- Chairperson: Mohammed Abbadi
- Spokesperson: Fatallah Arsalane
- Ideology: based on Abdesslam Yassine's ideas

Website
- https://www.aljamaa.net/

= Al Adl Wa Al Ihssane =

Moroccan Islamist association

Al Adl wal Ihsane (العدل والإحسان; Justice and Kindness or Justice and Spirituality) is a Moroccan Islamist association, founded by Cheikh Abdesslam Yassine. This association is not legal but is tolerated by the Moroccan authorities. The current leader is Mohammed Abbadi, who was elected secretary-general of the organization.

==Founder==
Its founder, Abdessalam Yassine, an old inspector in the Moroccan National Education Ministry was initially a member of tariqa Budshishiyya, a Moroccan Sufi brotherhood that he quit after deploring its evolution and because he was not offered the role of the leader of this brotherhood prior to his son. Yassine was also heavily influenced at his beginnings by the thinking of Sayyid Qutb, he considered that the Moroccan society lives in a fitna (division) under the regime of ignorance. He also started advocating for a policy near Iran's after the revolution.

==Journey==
Abdessalam Yassine was born in 1928. His father, a poor peasant, belonged to the family of "Ait-Bihi", he proclaims himself an Idrisid Berber from the region of Aoulouz in Sous (Southern Morocco). He completed his primary studies in a school founded in Marrakech by Mohamed Mokhtar Soussi. After four years of studies, he graduated from the Ibn Youssef Institute. He finished his studies at the teacher training school in Rabat in 1947, then worked in national education, for twenty years he was brought to represent Morocco in many international educational meetings. In 1968, he was dismissed from his post without any administrative decision, he was retired in 1987.

==Policies==
Yassine acted as a charismatic leader for the organisation, which attributes him near saintly-status and operates on lines similar to those a Moroccan Sufi brotherhood, the Budshishiyya, of which Yassine was a member prior to his politicisation.

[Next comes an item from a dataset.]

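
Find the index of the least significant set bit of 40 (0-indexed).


0b101000. Lowest set bit at position 3

3


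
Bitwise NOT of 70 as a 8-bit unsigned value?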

The party advocates the transformation of Morocco into an Islamic republic, ruled by its interpretation of the Shariah. Like the Muslim Brotherhood, it works for the Islamisation of the whole society, through its grassroots social welfare organisations and important presence in universities.

Contrary to the legalist Justice and Development Party, Al Adl Wa Al Ihssane has not been allowed to transform itself into a political party by the Moroccan government, it has also been argued that it's the party's choice to not do so as it refuses to enter the political game under the current political practices, which it perceives as illegitimate; the party also opposes the article of the Moroccan constitution which states that the king Mohammed VI is also Amir al-Muminin.

===Three No's===
The organization's principles were summed up and reaffirmend, during the 24 December 2012 press conference following Mohammed Abbadi election, as "No to violence, no to secrecy, no to foreign intervention."